Ia didakwa bekerjasama dengan dokter dari Rumah Sakit Medika Permata Hijau Bimanesh Sutarjo untuk menghindarkan Ketua DPR Setya Novanto diperiksa dalam perkara korupsi KTP-el. "Sahnya itu dilihat dari pihak yang mengeluarkan perintah itu memiliki wewenang dan orang-orang yang ada di dalam sprindik tersebut adalah penyidik yang memang ditugaskan," kata Febri.

Menurut Febri, jika Fredrich menuduh bahwa ada nama-nama tertentu yang belum bisa menjalankan tugas karena ada halangan seperti sakit tentu saja itu tidak kemudian membuat keseluruhan sprindik itu tidak sah. "Saya kira alasan itu mengada-ada dan sebenarnya banyak alasan mengada-ada lainnya yang sudah disampaikan dan ditolak oleh hakim juga," ungkap Febri.

Febri menyatakan bahwa seharusnya Fredrich fokus pada substansi perkara agar proses persidangan dapat berjalan baik. "Jadi, mari kita fokus pada substansi perkara agar proses persidangan ini berjalan secara lebih baik, hak-hak terdakwa juga dihormati tetapi kepentingan publik yang luas agar proses sidang itu menemukan kebenaran materil juga tercapai," tuturnya.

Fredrich didakwa dengan pasal 21 UU Nomor 31 Tahun 1999 sebagaimana diubah dengan UU Nomor 20 Tahun 2001 tentang Pemberantasan Tindak Pidana Korupsi juncto pasal 55 ayat 1 KUHP. Febri pun mengingatkan bahwa Pasal 21 tersebut ancaman maksimalnya adalah 12 tahun penjara sehingga diharapkan dapat kooperatif mengikuti proses persidangan.

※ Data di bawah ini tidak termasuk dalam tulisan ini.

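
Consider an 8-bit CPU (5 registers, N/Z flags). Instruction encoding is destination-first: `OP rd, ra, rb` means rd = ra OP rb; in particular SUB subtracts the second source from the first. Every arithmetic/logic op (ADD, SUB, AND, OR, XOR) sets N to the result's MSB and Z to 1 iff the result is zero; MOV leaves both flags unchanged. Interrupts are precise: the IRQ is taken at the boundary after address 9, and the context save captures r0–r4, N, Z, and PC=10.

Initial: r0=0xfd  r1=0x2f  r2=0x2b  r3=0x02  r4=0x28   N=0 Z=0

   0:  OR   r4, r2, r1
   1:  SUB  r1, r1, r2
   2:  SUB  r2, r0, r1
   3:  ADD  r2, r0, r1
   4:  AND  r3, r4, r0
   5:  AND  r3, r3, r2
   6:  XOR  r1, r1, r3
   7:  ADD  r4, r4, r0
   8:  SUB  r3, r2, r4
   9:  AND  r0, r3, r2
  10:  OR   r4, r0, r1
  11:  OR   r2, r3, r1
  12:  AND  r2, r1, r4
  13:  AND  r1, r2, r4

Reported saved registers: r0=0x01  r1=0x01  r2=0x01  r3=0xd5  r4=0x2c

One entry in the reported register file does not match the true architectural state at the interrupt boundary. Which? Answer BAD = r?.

BAD = r1

after  0: r0=0xfd r1=0x2f r2=0x2b r3=0x02 r4=0x2f  N=0 Z=0
after  1: r0=0xfd r1=0x04 r2=0x2b r3=0x02 r4=0x2f  N=0 Z=0
after  2: r0=0xfd r1=0x04 r2=0xf9 r3=0x02 r4=0x2f  N=1 Z=0
after  3: r0=0xfd r1=0x04 r2=0x01 r3=0x02 r4=0x2f  N=0 Z=0
after  4: r0=0xfd r1=0x04 r2=0x01 r3=0x2d r4=0x2f  N=0 Z=0
after  5: r0=0xfd r1=0x04 r2=0x01 r3=0x01 r4=0x2f  N=0 Z=0
after  6: r0=0xfd r1=0x05 r2=0x01 r3=0x01 r4=0x2f  N=0 Z=0
after  7: r0=0xfd r1=0x05 r2=0x01 r3=0x01 r4=0x2c  N=0 Z=0
after  8: r0=0xfd r1=0x05 r2=0x01 r3=0xd5 r4=0x2c  N=1 Z=0
after  9: r0=0x01 r1=0x05 r2=0x01 r3=0xd5 r4=0x2c  N=0 Z=0
-- IRQ taken; context saved, return-PC = 10 --
mismatch: r1: reported 0x01 vs actual 0x05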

"KPK tentu akan menghitung faktor-faktor yang meringankan atau memberatkan, kalau tidak ada sikap kooperatif dengan proses hukum, tidak tertutup kemungkinan tuntutan seberat-beratnya akan diajukan diproses persidangan," kata Febri.

Namun, kata dia, tentu Jaksa Penuntut Umum (JPU) akan mempertimbangkan apa alasan yang meringankan ataupun apa alasan yang memberatkan dari terdakwa.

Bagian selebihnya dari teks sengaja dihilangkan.